Die Fachgewerkschaft für die Beschäftigten der Post, Postbank, Telekom und Call-Center

04.11.2014Artikel drucken

dbb und DPVKOM: Zwangstarifeinheit lassen wir uns nicht bieten

  • Foto: Michael Wittig
    Am 4. November haben auch DPVKOMler in Berlin gegen die geplante Tarifeinheit protestiert.

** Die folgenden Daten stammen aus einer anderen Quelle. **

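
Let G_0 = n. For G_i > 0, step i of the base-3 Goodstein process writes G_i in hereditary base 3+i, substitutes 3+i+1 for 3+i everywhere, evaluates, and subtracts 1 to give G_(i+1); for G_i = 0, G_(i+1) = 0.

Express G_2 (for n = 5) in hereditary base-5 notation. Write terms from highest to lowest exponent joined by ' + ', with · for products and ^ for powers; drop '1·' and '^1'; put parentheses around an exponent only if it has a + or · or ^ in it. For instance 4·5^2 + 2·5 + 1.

G_0 = 5. HB_3(5) = 3 + 2. Bump = 6. G_1 = 5.
G_1 = 5. HB_4(5) = 4 + 1. Bump = 6. G_2 = 5.

5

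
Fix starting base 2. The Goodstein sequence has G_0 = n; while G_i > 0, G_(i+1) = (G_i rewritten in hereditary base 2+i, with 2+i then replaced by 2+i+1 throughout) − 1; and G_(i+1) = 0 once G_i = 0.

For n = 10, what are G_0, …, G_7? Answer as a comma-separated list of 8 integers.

[0] 10 ≡ 2^(2 + 1) + 2 (base 2). Lift 3: 84. −1: 83.
[1] 83 ≡ 3^(3 + 1) + 2 (base 3). Lift 4: 1026. −1: 1025.
[2] 1025 ≡ 4^(4 + 1) + 1 (base 4). Lift 5: 15626. −1: 15625.
[3] 15625 ≡ 5^(5 + 1) (base 5). Lift 6: 279936. −1: 279935.
[4] 279935 ≡ 5·6^6 + 5·6^5 + 5·6^4 + 5·6^3 + 5·6^2 + 5·6 + 5 (base 6). Lift 7: 4215755. −1: 4215754.
[5] 4215754 ≡ 5·7^7 + 5·7^5 + 5·7^4 + 5·7^3 + 5·7^2 + 5·7 + 4 (base 7). Lift 8: 84073324. −1: 84073323.
[6] 84073323 ≡ 5·8^8 + 5·8^5 + 5·8^4 + 5·8^3 + 5·8^2 + 5·8 + 3 (base 8). Lift 9: 1937434593. −1: 1937434592.

10, 83, 1025, 15625, 279935, 4215754, 84073323, 1937434592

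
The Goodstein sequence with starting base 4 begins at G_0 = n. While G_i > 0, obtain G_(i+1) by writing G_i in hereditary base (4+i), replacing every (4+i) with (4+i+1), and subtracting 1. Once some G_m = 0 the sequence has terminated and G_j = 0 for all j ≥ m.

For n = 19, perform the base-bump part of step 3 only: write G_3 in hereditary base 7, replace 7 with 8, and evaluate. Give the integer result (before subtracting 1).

64

base 4: 19 = 4^2 + 3; at 5: 5^2 + 3 = 28; next = 27
base 5: 27 = 5^2 + 2; at 6: 6^2 + 2 = 38; next = 37
base 6: 37 = 6^2 + 1; at 7: 7^2 + 1 = 50; next = 49
base 7: 49 = 7^2; at 8: 8^2 = 64; next = 63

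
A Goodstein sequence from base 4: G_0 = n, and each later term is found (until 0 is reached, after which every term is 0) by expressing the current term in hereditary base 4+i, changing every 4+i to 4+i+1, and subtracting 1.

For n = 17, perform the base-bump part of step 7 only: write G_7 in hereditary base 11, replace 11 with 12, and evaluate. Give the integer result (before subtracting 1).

60

step 0: 17 = 4^2 + 1; sub 5 for 4: 5^2 + 1; = 26; G_1 = 26−1 = 25
step 1: 25 = 5^2; sub 6 for 5: 6^2; = 36; G_2 = 36−1 = 35
step 2: 35 = 5·6 + 5; sub 7 for 6: 5·7 + 5; = 40; G_3 = 40−1 = 39
step 3: 39 = 5·7 + 4; sub 8 for 7: 5·8 + 4; = 44; G_4 = 44−1 = 43
step 4: 43 = 5·8 + 3; sub 9 for 8: 5·9 + 3; = 48; G_5 = 48−1 = 47
step 5: 47 = 5·9 + 2; sub 10 for 9: 5·10 + 2; = 52; G_6 = 52−1 = 51
step 6: 51 = 5·10 + 1; sub 11 for 10: 5·11 + 1; = 56; G_7 = 56−1 = 55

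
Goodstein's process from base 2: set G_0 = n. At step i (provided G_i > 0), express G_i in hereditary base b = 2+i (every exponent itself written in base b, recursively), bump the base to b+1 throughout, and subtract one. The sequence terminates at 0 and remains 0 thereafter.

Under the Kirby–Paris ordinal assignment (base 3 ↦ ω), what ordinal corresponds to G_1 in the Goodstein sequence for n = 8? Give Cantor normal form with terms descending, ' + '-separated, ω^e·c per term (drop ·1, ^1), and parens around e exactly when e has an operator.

ω^ω·2 + ω^2·2 + ω·2 + 2

G_0=8  [base 2] 2^(2 + 1)  →[2↦3]→  3^(3 + 1) = 81  −1 ⇒ G_1=80
G_1=80  [base 3] 2·3^3 + 2·3^2 + 2·3 + 2  →[3↦4]→  2·4^4 + 2·4^2 + 2·4 + 2 = 554  −1 ⇒ G_2=553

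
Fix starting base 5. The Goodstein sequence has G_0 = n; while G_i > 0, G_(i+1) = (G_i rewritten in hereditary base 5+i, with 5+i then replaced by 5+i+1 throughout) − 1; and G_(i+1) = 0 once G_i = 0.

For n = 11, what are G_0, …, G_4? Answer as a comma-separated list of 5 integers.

G_0=11  [base 5] 2·5 + 1  →[5↦6]→  2·6 + 1 = 13  −1 ⇒ G_1=12
G_1=12  [base 6] 2·6  →[6↦7]→  2·7 = 14  −1 ⇒ G_2=13
G_2=13  [base 7] 7 + 6  →[7↦8]→  8 + 6 = 14  −1 ⇒ G_3=13
G_3=13  [base 8] 8 + 5  →[8↦9]→  9 + 5 = 14  −1 ⇒ G_4=13

11, 12, 13, 13, 13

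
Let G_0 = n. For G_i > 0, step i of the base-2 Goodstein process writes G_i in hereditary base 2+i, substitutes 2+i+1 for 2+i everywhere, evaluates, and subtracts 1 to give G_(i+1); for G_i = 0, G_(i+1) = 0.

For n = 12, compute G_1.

107

step 0: 12 = 2^(2 + 1) + 2^2; sub 3 for 2: 3^(3 + 1) + 3^3; = 108; G_1 = 108−1 = 107
step 1: 107 = 3^(3 + 1) + 2·3^2 + 2·3 + 2; sub 4 for 3: 4^(4 + 1) + 2·4^2 + 2·4 + 2; = 1066; G_2 = 1066−1 = 1065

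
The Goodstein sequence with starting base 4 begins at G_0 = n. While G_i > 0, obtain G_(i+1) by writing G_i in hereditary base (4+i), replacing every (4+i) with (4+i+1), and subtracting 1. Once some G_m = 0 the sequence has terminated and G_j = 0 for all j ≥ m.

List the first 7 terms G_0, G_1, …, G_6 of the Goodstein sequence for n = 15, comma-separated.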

„Streikrecht ist Grundrecht!“ Diese Botschaft haben Vertreter des dbb und seiner Mitgliedsgewerkschaften, unter den rund 200 Teilnehmern waren auch zahlreiche Mitglieder der DPVKOM, auf einer Demonstration am 4. November 2014 den Teilnehmern des Deutschen Arbeitgebertages in Berlin noch einmal unmissverständlich klar gemacht. Hintergrund ist das von der Großen Koalition auf den Weg gebrachte Gesetz zur Tarifeinheit, das nach dem Grundsatz „ein Betrieb, ein Tarifvertrag“ kleinere Gewerkschaften an einer wirksamen Vertretung der Interessen ihrer Mitglieder hindern würde. „Dieser Entwurf, der ja Anfang Dezember ins Parlament eingebracht werden soll, ist aus unserer Sicht der größte 'Rohrkrepierer', den sich diese Bundesregierung auf die Fahne geschrieben hat“, sagte Willi Russ, Zweiter Vorsitzender und Fachvorstand Tarifpolitik des dbb sowie Ehrenvorsitzender der DPVKOM, vor den Demonstrierenden.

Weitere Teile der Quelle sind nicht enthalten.